RAMALLAH/BEIRUT: Fatah called on Palestinians to keep up their demonstrations over Washington’s policy shift on occupied Jerusalem as the movement confirmed its leader will refuse to meet with US Vice-President later this month in protest at the controversial decision.

After protests gripped the West Bank and Gaza for a third straight day, Israeli Prime Minister Benjamin Netanyahu was due in Paris on Sunday where demonstrators had rallied on the eve of his arrival.

Arab League ministers, in an emergency meeting in Cairo late Saturday, meanwhile urged Washington to rescind its decision on occupied Jerusalem.

Demonstrators wave Palestinian flags during a protest against US decision to recognise occupied Jerusalem as the capital of Israel, in Rabat, Morocco. (Reuters)

President Donald Trump’s decision on Wednesday to recognise occupied Jerusalem as Israel’s capital upended decades of American diplomacy, causing an overwhelming global diplomatic backlash.

Four Palestinians have now been killed and dozens wounded since Trump announced the new policy, which drew criticism from every other UN Security Council member at an emergency meeting on Friday.

In a statement Fatah urged Palestinians to “keep up confrontation and broaden it to all points where the Israeli [occupation] army is present” in the West Bank.

Israelis arrest a Palestinian protester during clashes in the West Bank town of Hebron. (AFP)

Its leader — Palestinian President Mahmoud Abbas — also became the latest influential Arab figure to pull out of talks with Pence who will travel to the region later this month.

There have been fears of a much larger escalation of violence after Hamas leader Esmail Haniya called for a new Palestinian intifada, or uprising.

Hamas and the smaller Islamic Jihad militant group both renewed that call on Saturday.

Protesters try to enter the United States embassy during a demonstration in Beirut, Lebanon. (AP)

Tens of thousands have also protested in Muslim and Arab countries, including Jordan, Turkey, Pakistan and Malaysia.

In Beirut, Lebanese security forces fired tear gas and water canons at protesters near the US Embassy in Lebanon on Sunday during a demonstration against Trump’s decision on occupied Jerusalem.

Protesters, some of them waving Palestinian flags, set fires in the street and threw projectiles towards security forces that had barricaded the main road to the US Embassy in the Awkar area north of Beirut.

Addressing the protesters, the head of the Lebanese Communist Party Hanna Gharib declared the United States “the enemy of Palestine” and the US Embassy “a symbol of imperialist aggression” that must be closed.

Protesters burnt US and Israeli flags.

Palestinians want East Jerusalem as the capital of a future independent state.

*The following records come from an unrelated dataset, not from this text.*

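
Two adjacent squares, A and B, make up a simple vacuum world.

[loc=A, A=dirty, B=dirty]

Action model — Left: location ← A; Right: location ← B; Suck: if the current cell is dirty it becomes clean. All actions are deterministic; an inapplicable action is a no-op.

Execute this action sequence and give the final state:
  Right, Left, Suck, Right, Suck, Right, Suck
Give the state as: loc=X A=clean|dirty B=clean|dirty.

1. Right → loc=B A=dirty B=dirty
2. Left → loc=A A=dirty B=dirty
3. Suck → loc=A A=clean B=dirty
4. Right → loc=B A=clean B=dirty
5. Suck → loc=B A=clean B=clean
6. Right → loc=B A=clean B=clean
7. Suck → loc=B A=clean B=clean

loc=B A=clean B=clean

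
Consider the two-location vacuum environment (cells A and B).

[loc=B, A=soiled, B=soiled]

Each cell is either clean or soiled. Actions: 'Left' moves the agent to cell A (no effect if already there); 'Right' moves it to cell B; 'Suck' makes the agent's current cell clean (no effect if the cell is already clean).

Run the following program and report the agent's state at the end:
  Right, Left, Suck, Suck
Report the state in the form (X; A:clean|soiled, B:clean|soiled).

(A; A:clean, B:soiled)

step 1/4 (Right): (B; A:soiled, B:soiled)
step 2/4 (Left): (A; A:soiled, B:soiled)
step 3/4 (Suck): (A; A:clean, B:soiled)
step 4/4 (Suck): (A; A:clean, B:soiled)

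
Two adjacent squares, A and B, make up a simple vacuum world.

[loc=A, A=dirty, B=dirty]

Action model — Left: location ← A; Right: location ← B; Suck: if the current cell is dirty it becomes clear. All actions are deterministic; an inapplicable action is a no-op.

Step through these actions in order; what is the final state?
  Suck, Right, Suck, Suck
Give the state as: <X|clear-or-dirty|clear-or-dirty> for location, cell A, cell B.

step 1/4 (Suck): <A|clear|dirty>
step 2/4 (Right): <B|clear|dirty>
step 3/4 (Suck): <B|clear|clear>
step 4/4 (Suck): <B|clear|clear>

<B|clear|clear>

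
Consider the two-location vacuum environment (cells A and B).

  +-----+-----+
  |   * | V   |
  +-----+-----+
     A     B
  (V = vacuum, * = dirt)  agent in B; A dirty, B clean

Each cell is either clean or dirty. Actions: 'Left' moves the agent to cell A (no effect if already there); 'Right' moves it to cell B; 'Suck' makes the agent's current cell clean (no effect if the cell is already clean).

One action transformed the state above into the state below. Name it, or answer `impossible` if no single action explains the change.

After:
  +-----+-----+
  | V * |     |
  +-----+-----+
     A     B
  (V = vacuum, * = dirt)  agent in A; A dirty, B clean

Left

try  Left: (A; A:dirty, B:clean)  ← match
try Right: (B; A:dirty, B:clean)
try  Suck: (B; A:dirty, B:clean)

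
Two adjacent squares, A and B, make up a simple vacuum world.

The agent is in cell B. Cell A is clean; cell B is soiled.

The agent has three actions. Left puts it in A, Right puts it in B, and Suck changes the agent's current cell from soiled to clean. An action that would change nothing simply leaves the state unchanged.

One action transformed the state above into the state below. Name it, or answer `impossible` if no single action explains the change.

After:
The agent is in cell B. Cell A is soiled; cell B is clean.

impossible

try  Left: in A — A clean, B soiled
try Right: in B — A clean, B soiled
try  Suck: in B — A clean, B clean
no single action produces the after-state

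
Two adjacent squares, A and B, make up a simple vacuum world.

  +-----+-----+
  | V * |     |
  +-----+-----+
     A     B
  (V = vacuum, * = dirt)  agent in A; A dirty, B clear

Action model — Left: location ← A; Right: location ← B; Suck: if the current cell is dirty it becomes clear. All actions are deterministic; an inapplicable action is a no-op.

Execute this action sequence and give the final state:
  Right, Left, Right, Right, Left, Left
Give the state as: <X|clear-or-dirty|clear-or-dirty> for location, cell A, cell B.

t=1 Right ⇒ <B|dirty|clear>
t=2 Left ⇒ <A|dirty|clear>
t=3 Right ⇒ <B|dirty|clear>
t=4 Right ⇒ <B|dirty|clear>
t=5 Left ⇒ <A|dirty|clear>
t=6 Left ⇒ <A|dirty|clear>

<A|dirty|clear>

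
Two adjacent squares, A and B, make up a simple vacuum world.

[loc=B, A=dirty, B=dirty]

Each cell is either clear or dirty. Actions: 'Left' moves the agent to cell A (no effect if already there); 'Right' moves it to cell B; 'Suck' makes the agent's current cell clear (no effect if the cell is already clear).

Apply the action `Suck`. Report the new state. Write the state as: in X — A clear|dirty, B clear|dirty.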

Most countries consider East Jerusalem, which Israel annexed after capturing it in a 1967 war, to be occupied territory and say the status of the city should be left to be decided at future Israeli-Palestinian talks.

The government of Lebanon, which hosts about 450,000 Palestinian refugees, has condemned Trump’s decision. Lebanese President Michel Aoun last week called the move a threat to regional stability.

The Iran-backed Lebanese group Hezbollah on Thursday said it backed calls for a new Palestinian uprising against Israel in response to the US decision.

Hezbollah leader Sayyed Hassan Nasrallah also called for a protest against the decision in the Hezbollah-controlled southern suburbs of Beirut on Monday.

The US decision is likely to impact domestic Palestinian politics, particularly between Abbas’s Fatah and the Islamist Hamas, now at a key stage in a fragile reconciliation process after a decade of bitter enmity.

Hamas, which violently seized Gaza from Fatah in 2017, is due to formally hand back power on Sunday.

Hamas spokesman Fawzi Barhum said Saturday the group “reiterated its commitment to all that has been signed and agreed upon and the completion of the handover”.